If the quality of your data is important, are you testing it?

If your business (or your understanding of your business) changed, could you change your database schemas quickly and easily?

Is Your Database Agile Enough?

If your developers know the risk of trying to design all of their software up front without getting any user feedback on the code, the interface, and the features they really need, why is modeling your database up front any safer?

Scott Ambler’s Agile Data suggests applying the principles of agile software development (as exhibited by Extreme Programming, Scrum, and other approaches) to databases. This includes refactoring and testing (do you have tests for your stored procedures and triggers? Why not?).

Suggest that to a group of experienced DBAs, then duck.

Assuming that change is expensive gets us tools that make change expensive. Assuming that change can be cheap means that we have to invent tools that make change cheap.

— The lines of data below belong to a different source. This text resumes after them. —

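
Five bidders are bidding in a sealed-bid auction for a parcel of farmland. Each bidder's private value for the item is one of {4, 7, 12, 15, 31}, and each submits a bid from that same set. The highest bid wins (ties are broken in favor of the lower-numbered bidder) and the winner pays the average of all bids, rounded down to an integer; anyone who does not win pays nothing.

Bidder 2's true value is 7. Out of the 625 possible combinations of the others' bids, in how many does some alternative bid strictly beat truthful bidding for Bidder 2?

4

Others bid (7, 4, 4, 4): truth gives 0; bid 12 gives 1 > 0. Violating.
Others bid (7, 4, 4, 7): truth gives 0; bid 12 gives 1 > 0. Violating.
Others bid (7, 4, 7, 4): truth gives 0; bid 12 gives 1 > 0. Violating.
Others bid (7, 7, 4, 4): truth gives 0; bid 12 gives 1 > 0. Violating.
Others bid (4, 4, 4, 4): truth gives 3; no alternative beats it.
Others bid (4, 4, 4, 7): truth gives 2; no alternative beats it.
(Checking all 625 profiles: 4 have a profitable deviation, 621 do not.)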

The history of software development shows that projects have little chance of success without real data. Now sometimes, some projects have enough real data at the start to make all of the design decisions right then. In general, these projects tend to control space shuttles and long-range satellites, where the hardware never gets upgraded and if Mars moves out of a position you can predict decades in advance, everyone will have bigger worries than the software running one space probe or another.

That doesn’t make refactoring databases easy — there are challenges such as maintaining parallel schemas. Yet refactoring in small, maintainable, transformations works for code and it can work for data too. You do need more information and you do need discipline, but your job is not to prevent change. Your job is to provide business value.

Making necessary changes in safe, controlled, and intelligent ways is part of that. As Ambler argued, unless your brain completely stops working, if you can model things up front, you will have those modeling skills later when you really need them.